Tribune. La France bénéficie d’un atout sérieux pour faire en sorte que la crise sanitaire et économique qui commence ne soit pas immédiatement amplifiée par une crise sociale majeure. Une partie significative du revenu des ménages (retraite, chômage, congé maladie, allocations familiales, RSA…) n’est pas strictement dépendante des soubresauts de l’économie. De plus, dès les premières heures de la crise, le gouvernement a annoncé des mesures volontaristes qui devraient permettre, à court terme, de protéger une grande partie du revenu d’une large fraction des salariés du privé en emploi stable. Les traitements des agents publics fonctionnaires ou sous contrat sont également maintenus.
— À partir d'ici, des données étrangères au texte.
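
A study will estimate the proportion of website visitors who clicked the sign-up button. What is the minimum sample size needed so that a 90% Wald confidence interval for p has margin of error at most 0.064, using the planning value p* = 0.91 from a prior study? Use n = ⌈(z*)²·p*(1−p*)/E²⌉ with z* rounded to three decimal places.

n = 55

For 90% confidence, z* = 1.645.
p*(1−p*) = 0.0819.
(z*)²·p*(1−p*)/E² = 2.706025·0.0819/0.004096 = 54.107.
⌈54.107⌉ = 55.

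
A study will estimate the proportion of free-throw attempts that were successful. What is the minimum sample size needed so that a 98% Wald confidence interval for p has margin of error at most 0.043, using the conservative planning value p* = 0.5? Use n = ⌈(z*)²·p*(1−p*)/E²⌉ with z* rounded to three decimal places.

n = 732

The 98% critical value is z* = 2.326.
p*(1−p*) = 0.50·0.50 = 0.2500.
(z*)²·p*(1−p*)/E² = 5.410276·0.2500/0.001849 = 731.514.
Rounding up, n = 732.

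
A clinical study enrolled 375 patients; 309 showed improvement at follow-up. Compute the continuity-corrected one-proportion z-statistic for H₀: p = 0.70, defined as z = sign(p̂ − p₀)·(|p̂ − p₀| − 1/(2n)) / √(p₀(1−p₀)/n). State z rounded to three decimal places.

z = 5.184

With x = 309 successes in n = 375, p̂ = 0.82400. p̂ − p₀ = 0.124000.
1/(2n) = 0.001333.
Corrected numerator: |0.124000| − 0.001333 = 0.122667.
Null standard error: √(0.70·0.30/375) = √0.000560000 = 0.023664.
z = (+)0.122667/0.023664 = 5.184.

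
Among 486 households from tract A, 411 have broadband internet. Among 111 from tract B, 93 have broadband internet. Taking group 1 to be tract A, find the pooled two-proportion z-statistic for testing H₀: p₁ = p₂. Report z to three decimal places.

Sample proportions: p̂₁ = 411/486 = 0.84568 and p̂₂ = 93/111 = 0.83784.
Pooling: p̂ = 504/597 = 0.84422.
SE = √[p̂(1−p̂)(1/n₁+1/n₂)] = √[0.84422·0.15578·(1/486+1/111)] ≈ 0.038150.
z = 0.00784/0.038150 = 0.206.

z = 0.206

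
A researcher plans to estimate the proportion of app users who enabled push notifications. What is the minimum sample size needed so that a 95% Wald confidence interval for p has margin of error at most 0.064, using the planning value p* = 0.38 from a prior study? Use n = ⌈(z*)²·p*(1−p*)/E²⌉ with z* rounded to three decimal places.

n = 221

z* = 1.960 at the 95% level.
p*(1−p*) = 0.38·0.62 = 0.2356.
(z*)²·p*(1−p*)/E² = 3.841600·0.2356/0.004096 = 220.967.
Rounding up, n = 221.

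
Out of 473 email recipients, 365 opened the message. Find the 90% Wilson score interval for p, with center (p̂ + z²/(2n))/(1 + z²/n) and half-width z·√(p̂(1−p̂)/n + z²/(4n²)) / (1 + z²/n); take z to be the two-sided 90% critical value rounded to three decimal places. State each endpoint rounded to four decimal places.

(0.7384, 0.8018)

Here p̂ = 365/473 = 0.77167 and z = 1.645 (z² = 2.706025).
Denominator 1 + z²/n = 1 + 2.706025/473 = 1.005721.
Center = (0.77167 + 0.002860)/1.005721 = 0.77012.
Radicand: p̂(1−p̂)/n + z²/(4n²) = 0.000372506 + 0.000003024 = 0.000375530.
Half-width = z·√(radicand)/denom = 1.645·0.019379/1.005721 = 0.03170.
So the interval runs from 0.7384 to 0.8018.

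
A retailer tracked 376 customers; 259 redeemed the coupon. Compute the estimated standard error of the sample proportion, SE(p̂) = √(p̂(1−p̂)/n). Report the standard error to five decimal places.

p̂ = 259/376 = 0.68883.
p̂(1−p̂) = 0.68883·0.31117 = 0.214343.
Dividing by n and taking the root: √0.000570061 = 0.02388.

SE = 0.02388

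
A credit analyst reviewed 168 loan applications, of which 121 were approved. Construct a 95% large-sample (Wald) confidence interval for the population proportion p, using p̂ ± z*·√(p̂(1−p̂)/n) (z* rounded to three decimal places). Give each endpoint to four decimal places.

(0.6524, 0.7881)

With x = 121 successes in n = 168, p̂ = 0.72024.
Standard error of p̂: √(0.201495/168) = √0.001199376 = 0.034632.
The 95% critical value is z* = 1.960.
Margin of error: 1.960 × 0.034632 = 0.06788.
Interval: 0.72024 ± 0.06788 → (0.6524, 0.7881).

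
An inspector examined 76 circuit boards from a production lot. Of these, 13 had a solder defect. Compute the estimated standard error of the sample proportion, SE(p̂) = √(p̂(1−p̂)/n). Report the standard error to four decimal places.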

Ces mesures, si et seulement si elles sont correctement et rapidement mises en œuvre, pourraient protéger les revenus d’un grand nombre de ménages.
Mais pas tous, loin de là. Car le gouvernement qui, à juste titre, fait la liste des risques économiques par secteur (spectacle, commerce, agriculture, librairie…) et des réponses qui pourraient y être apportées, ignore jusqu’ici des segments entiers de la population, particulièrement exposés aux conséquences immédiates de la crise.
En premier lieu, les ménages les plus modestes, allocataires de minima sociaux et en particulier du RSA. Ces minima sociaux sont fixés à des montants trop faibles pour vivre (par exemple 841 € de RSA pour un couple avec enfant), dans le but de ne pas « désinciter » au travail. Ils sont articulés à des dispositifs comme la « prime d’activité » dont le montant augmente en fonction du nombre d’heures travaillées dans le mois. En temps normal, ces montants très faibles conduisent les « bénéficiaires » à un travail quotidien intense pour trouver des ressources, sous forme de travail informel, d’échange de services, ou de quelques heures d’intérim ou de CDD.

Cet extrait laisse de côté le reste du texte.